For those that loved them, there’s the additional pain of not being able to say goodbye.

Social distancing guidelines are preventing last rites, funerals, even hugs for comfort.

Minnoli Aya lost her mother to COVID-19 three weeks ago.

Her mother Madhvi, 61, was a physician’s assistant at a Brooklyn, New York hospital.

“There was nothing that her hugs, that her voice couldn’t make me feel better. Everything about her just made me feel like I was safe, and that I was at home,” Minnoli said.

Her mother was on the frontlines of the pandemic when she contracted COVID-19.

Once hospitalized, her family couldn’t be with her.

Her daughter texted her often during the hospitalization.

“None of us can live without you. I believe in you, please fight back. You’re so strong mommy. I love so much more than you can imagine,” she wrote on March 26.

Her mother wrote: “Love you”, and then “Mom be back.”

A day later Minnoli wrote:

“Please don’t give up hope because I haven’t given up. I need my mommy. I need you to come back to me.”

“Love you,” her mother replied.

It was the last thing her mother said to her, she died three days later.

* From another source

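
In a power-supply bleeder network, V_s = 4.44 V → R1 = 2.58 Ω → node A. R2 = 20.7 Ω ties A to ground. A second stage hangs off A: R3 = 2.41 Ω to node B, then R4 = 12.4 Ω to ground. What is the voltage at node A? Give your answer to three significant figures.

V_A ≈ 3.42 V

Node A sees R2 in parallel with the series input of stage 2, R3 + R4 = 14.81 Ω.
Effective lower resistance at A: R2 ‖ 14.81 = 8.633 Ω.
First divider: V_A = V_s · 8.633/(2.58 + 8.633) = 3.418 V.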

“I continued texting her until her death and even a few days after her passing. I kept texting her, wanting to believe that it wasn’t true that she had passed away,” Minnoli said.

“It’s just hard because I never got to see her face… and, you know, it’s not fair the way she died. And it’s not fair that she left me, and my dad. And I just feel so lost without her.”

A known way to cope with death is through social connection and being with others.

Around the world, memorial services are being held over Zoom, the telephone, and staggered funeral services.

But with social distancing, many may feel an “ambiguous loss” retired psychologist Sherry Cormier said in an American Psychological Association report.

“With an ambiguous loss, it’s very hard to get closure. There’s often a lot of frustration and helplessness, because people feel disempowered,” she said.

Some may also be at risk for prolonged grief disorder, a longing for the deceased and inability to accept the loss that lasts for more than a year.

The disorder can increase the risk of substance abuse, sleep disorders, impaired immune functioning and suicidal thinking, wrote Dr. M. Katherine Shear in the New England Journal of Medicine in 2015.

“The circumstances under which deaths are now occurring, with plenty of unresolved relational issues, represent a perfect storm for producing complicated grief,” said Robert Neimeyer of the Portland Institute for Loss and Transition to the APA.

Risk factors include attachment insecurity, anxiety, experiencing a loss that is sudden and inexplicable, and social isolation.